Project of the Month: Japanese "Sewing Lesson" blouse

Once you learn what there is to sew and do beyond the Big Four pattern companies, it becomes irresistable! This top comes from a Japanese pattern book called Sewing Lesson. You can make this design as a blouse or a shirtwaist dress. It has a cut-on sleeve, so it's a snap to sew and doesn't take much fabric. As with most non-U.S.-produced patterns, you have to trace this off yourself and add seam allowances. And with Japanese patterns, yes, you must un-petite them, and grade them up, and try a muslin before you get into your fashion fabric. It seems to me that Japanese patterns would be well-proportioned for a young teen or older tween (as long as she likes the design).

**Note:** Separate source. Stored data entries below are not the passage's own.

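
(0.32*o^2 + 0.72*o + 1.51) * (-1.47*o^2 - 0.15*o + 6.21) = -0.4704*o^4 - 1.1064*o^3 - 0.3405*o^2 + 4.2447*o + 9.3771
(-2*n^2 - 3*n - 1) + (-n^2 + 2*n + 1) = -3*n^2 - n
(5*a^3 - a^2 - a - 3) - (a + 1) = 5*a^3 - a^2 - 2*a - 4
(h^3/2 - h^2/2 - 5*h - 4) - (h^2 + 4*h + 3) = h^3/2 - 3*h^2/2 - 9*h - 7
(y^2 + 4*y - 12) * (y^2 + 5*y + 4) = y^4 + 9*y^3 + 12*y^2 - 44*y - 48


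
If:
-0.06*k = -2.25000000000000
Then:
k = 37.50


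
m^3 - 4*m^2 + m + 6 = (m - 3)*(m - 2)*(m + 1)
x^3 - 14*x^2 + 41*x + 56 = (x - 8)*(x - 7)*(x + 1)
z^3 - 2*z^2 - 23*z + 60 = (z - 4)*(z - 3)*(z + 5)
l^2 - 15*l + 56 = (l - 8)*(l - 7)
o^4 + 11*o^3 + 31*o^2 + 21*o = o*(o + 1)*(o + 3)*(o + 7)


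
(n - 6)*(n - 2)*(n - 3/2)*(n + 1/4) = n^4 - 37*n^3/4 + 173*n^2/8 - 12*n - 9/2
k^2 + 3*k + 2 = (k + 1)*(k + 2)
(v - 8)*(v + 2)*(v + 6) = v^3 - 52*v - 96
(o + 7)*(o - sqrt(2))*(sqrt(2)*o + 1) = sqrt(2)*o^3 - o^2 + 7*sqrt(2)*o^2 - 7*o - sqrt(2)*o - 7*sqrt(2)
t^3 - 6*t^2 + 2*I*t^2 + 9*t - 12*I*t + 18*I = (t - 3)^2*(t + 2*I)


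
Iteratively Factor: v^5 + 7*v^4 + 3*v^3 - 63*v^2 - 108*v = (v + 4)*(v^4 + 3*v^3 - 9*v^2 - 27*v) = v*(v + 4)*(v^3 + 3*v^2 - 9*v - 27) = v*(v - 3)*(v + 4)*(v^2 + 6*v + 9) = v*(v - 3)*(v + 3)*(v + 4)*(v + 3)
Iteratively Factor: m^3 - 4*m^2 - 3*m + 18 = (m - 3)*(m^2 - m - 6) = (m - 3)^2*(m + 2)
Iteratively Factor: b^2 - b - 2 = (b - 2)*(b + 1)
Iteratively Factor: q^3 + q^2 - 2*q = (q + 2)*(q^2 - q) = (q - 1)*(q + 2)*(q)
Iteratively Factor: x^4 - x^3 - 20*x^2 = (x)*(x^3 - x^2 - 20*x) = x^2*(x^2 - x - 20) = x^2*(x + 4)*(x - 5)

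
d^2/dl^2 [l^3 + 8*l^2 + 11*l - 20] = 6*l + 16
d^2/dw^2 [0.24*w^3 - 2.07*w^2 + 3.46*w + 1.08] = 1.44*w - 4.14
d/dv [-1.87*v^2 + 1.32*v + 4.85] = 1.32 - 3.74*v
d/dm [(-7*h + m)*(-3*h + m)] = -10*h + 2*m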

You know how ladies' shirt patterns are published with a layout for buttonholes? Sometimes, the pattern will even say something like, "six, 5/8" buttons required."

Ignore that. Don't mark any buttonholes until you find the buttons you want to use. Use whatever size fits the garment and fabric. Maybe you can only find five you love, or you have seven or eight small ones. Use the ones you want. In my case, I recycled shell buttons from a 60-year-old blouse.

Try on the blouse and pin it closed. Find the spot where the garment hits your bust and mark it. Then make another mark where you want the blouse to button at the top. The distance between these two is the basis for your buttonhole spacing. This is a much better way to determine your buttonhole layout. I guarantee you won't have peek-a-boo at your bra if you do it this way!